And then he gets to the flying machine. "What you want is a very efficient transporter. You've got to do everything to reduce emissions…everything that can contribute to that, including the existing architecture of the airliner and ask why it looks like that." Which is what he did. "The aircraft you see today were not designed for the job they do. They evolved from another requirement," he explains, pointing out that the grandfather of all modern jets was actually a nuclear bomber. And, he adds, "if you started over to find the ideal form for the environment, you would probably start with the blended wing."

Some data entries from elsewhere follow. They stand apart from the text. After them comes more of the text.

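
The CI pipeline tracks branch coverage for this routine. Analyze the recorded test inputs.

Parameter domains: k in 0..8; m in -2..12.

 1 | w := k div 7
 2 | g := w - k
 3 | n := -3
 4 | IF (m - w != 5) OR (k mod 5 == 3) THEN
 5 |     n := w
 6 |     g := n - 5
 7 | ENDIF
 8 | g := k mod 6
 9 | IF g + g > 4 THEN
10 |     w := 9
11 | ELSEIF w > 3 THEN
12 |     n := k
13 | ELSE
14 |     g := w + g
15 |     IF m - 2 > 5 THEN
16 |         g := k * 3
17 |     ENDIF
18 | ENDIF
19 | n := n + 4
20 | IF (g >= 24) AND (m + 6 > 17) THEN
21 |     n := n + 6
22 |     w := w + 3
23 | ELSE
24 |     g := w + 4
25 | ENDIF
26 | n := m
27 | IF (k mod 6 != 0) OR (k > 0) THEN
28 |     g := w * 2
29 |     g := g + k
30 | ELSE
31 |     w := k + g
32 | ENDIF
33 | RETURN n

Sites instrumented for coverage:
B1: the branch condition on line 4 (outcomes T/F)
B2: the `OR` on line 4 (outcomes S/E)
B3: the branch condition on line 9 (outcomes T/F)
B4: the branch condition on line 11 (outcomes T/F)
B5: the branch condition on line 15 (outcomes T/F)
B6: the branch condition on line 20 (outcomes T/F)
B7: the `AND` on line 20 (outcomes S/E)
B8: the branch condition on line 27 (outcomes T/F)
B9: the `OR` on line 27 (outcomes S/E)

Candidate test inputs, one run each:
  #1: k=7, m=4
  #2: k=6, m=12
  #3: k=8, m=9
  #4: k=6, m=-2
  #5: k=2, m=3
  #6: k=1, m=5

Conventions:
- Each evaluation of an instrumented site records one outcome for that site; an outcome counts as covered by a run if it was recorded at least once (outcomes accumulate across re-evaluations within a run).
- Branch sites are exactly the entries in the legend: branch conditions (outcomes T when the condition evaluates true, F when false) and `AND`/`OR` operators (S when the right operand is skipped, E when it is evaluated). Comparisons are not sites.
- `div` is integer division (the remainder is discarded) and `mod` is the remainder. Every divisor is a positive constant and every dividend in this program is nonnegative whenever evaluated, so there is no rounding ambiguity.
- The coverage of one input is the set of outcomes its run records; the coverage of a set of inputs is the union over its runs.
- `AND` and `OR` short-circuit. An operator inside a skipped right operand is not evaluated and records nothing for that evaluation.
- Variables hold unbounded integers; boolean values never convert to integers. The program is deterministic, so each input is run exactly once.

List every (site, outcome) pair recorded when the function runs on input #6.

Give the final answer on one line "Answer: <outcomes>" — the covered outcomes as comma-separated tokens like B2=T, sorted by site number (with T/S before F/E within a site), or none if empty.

Running input #6 (k=1, m=5), event by event:
  B2->E, B1->F, B3->F, B4->F, B5->F, B7->S, B6->F, B9->S, B8->T
collecting distinct outcomes: B1=F, B2=E, B3=F, B4=F, B5=F, B6=F, B7=S, B8=T, B9=S

Answer: B1=F, B2=E, B3=F, B4=F, B5=F, B6=F, B7=S, B8=T, B9=S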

On the face of it, the blended wing would seem to be a panacea: An airliner developed from the X-48B could produce a whopping increase in fuel efficiency of 30 percent. There are, however, two problems. If aviation grows at a rate of 5 percent a year, that 30 percent gain would be quickly eroded. Second, you would not be sitting in anything resembling the cabin of today.

I point out that some of the more hard-nosed Boeing people don't think airlines would buy into an idea as extreme as the blended wing, with its windowless cabin, but Poll points out that passengers these days are more inclined to be watching movies, playing video games, working at laptops, or listening to music than looking out windows—implying that the theater model is more apt than the tube. Given the grip that the familiar always holds on us, it would certainly call for a big adjustment of expectation and attitude. It seems to me, though, that—considering what's at stake—if the environmental gains are this substantial, passengers ought to be as prepared for big changes in the look of an airplane cabin (with no sacrifice in creature comforts) as plane makers should be to make them, and the airlines to accept them.